Oct. 21 (Bloomberg) -- Mexico’s government condemned the U.S. National Security Agency’s alleged hacking of the e-mail account of then-President Felipe Calderon in 2010, saying such actions are unacceptable and violate international law.
“In a relationship between neighbors and partners, there’s no room for the practices that allegedly took place,” the Foreign Ministry said in an e-mailed statement yesterday, reiterating its call for President Barack Obama’s administration to conduct an exhaustive investigation of NSA conduct.
Germany’s Spiegel reported yesterday that in an operation called “Flatliquid,” the NSA used a server to gain access to Calderon’s account and the Mexican presidential domain used by cabinet members for diplomatic and economic communications. Spiegel cited documents from former NSA contractor Edward Snowden.
The U.S. gathers foreign intelligence of the type gathered by all nations, the NSA said in a statement yesterday, declining to comment on the specific case reported by Spiegel. The U.S. is reviewing the way it gathers intelligence to balance concern for the security of American citizens and allies against privacy concerns, the agency said.
Calderon, who became a fellow at Harvard University’s John F. Kennedy School of Government in Cambridge, Massachusetts, after leaving office, said on his Twitter account today that he spoke with Foreign Minister Jose Antonio Meade and asked him to convey Calderon’s strongest protest against the alleged hacking that targeted him.
The reported acts of espionage “more than personal, are an affront to the nation’s institutions, since they were carried out during my tenure as president of the republic,” he said.
The allegations follow a report on Brazilian TV news magazine “Fantastico” last month, based on documents from Snowden obtained by American journalist Glenn Greenwald, that the U.S. accessed text messages sent by Mexican President Enrique Pena Nieto last year, when he was a front-runner in the election campaign, discussing potential cabinet picks. Pena Nieto took office in December after defeating the candidate from Calderon’s National Action Party, or PAN.
In response to last month’s report, Mexico’s government summoned the U.S. ambassador in Mexico City, Anthony Wayne, for consultations.
Allegations from the same “Fantastico” report that the U.S. had spied on Brazilian President Dilma Rousseff sparked outrage in Latin America’s biggest economy and led her to call off a state visit to Washington.
Mexico’s Senate Foreign Relations Committee today asked for a meeting with Wayne and Mexican Ambassador to the U.S. Eduardo Medina Mora to discuss the alleged spying. At a news conference today, Senator Gabriela Cuevas, the committee’s head and a member of Calderon’s PAN, also called on the Attorney General’s office to report on any probes already started into espionage allegations and punish the people responsible for the alleged acts.
Obama met with Rousseff and Pena Nieto during the Group of 20 leaders’ summit in St.

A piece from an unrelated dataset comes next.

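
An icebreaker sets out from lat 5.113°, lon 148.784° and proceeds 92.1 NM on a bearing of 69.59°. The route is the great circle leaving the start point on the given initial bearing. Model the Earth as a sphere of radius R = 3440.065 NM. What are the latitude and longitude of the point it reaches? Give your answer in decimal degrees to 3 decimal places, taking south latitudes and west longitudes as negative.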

Petersburg, Russia last month to discuss the allegations made about the NSA, the U.S. leader said at a news conference on Sept. 6. He also said that the U.S. should review the spy programs to determine if they should continue. He later called Rousseff in attempt to keep Brazil’s first state visit to the U.S. in almost two decades on track. She canceled less than a day later Sept. 17.
The latest report is unlikely to derail cooperation between the Pena Nieto and Obama administrations or provoke the same level of reaction as in Brazil, said Duncan Wood, director of the Mexico Institute at the Woodrow Wilson International Center for Scholars in Washington.
The U.S. buys about 80 percent of Mexico’s exports, and the nations work together on security and immigration issues along their almost 2,000-mile border.
“It’s in the interests of both sides to keep things moving ahead,” Wood said in a phone interview. “Brazil and the United States are not nearly as interdependent as Mexico and the United States. For Mexico the overriding priority is going to be to protect the economic relationship with the United States. You don’t want to do anything that jeopardizes that or puts roadblocks in the way.”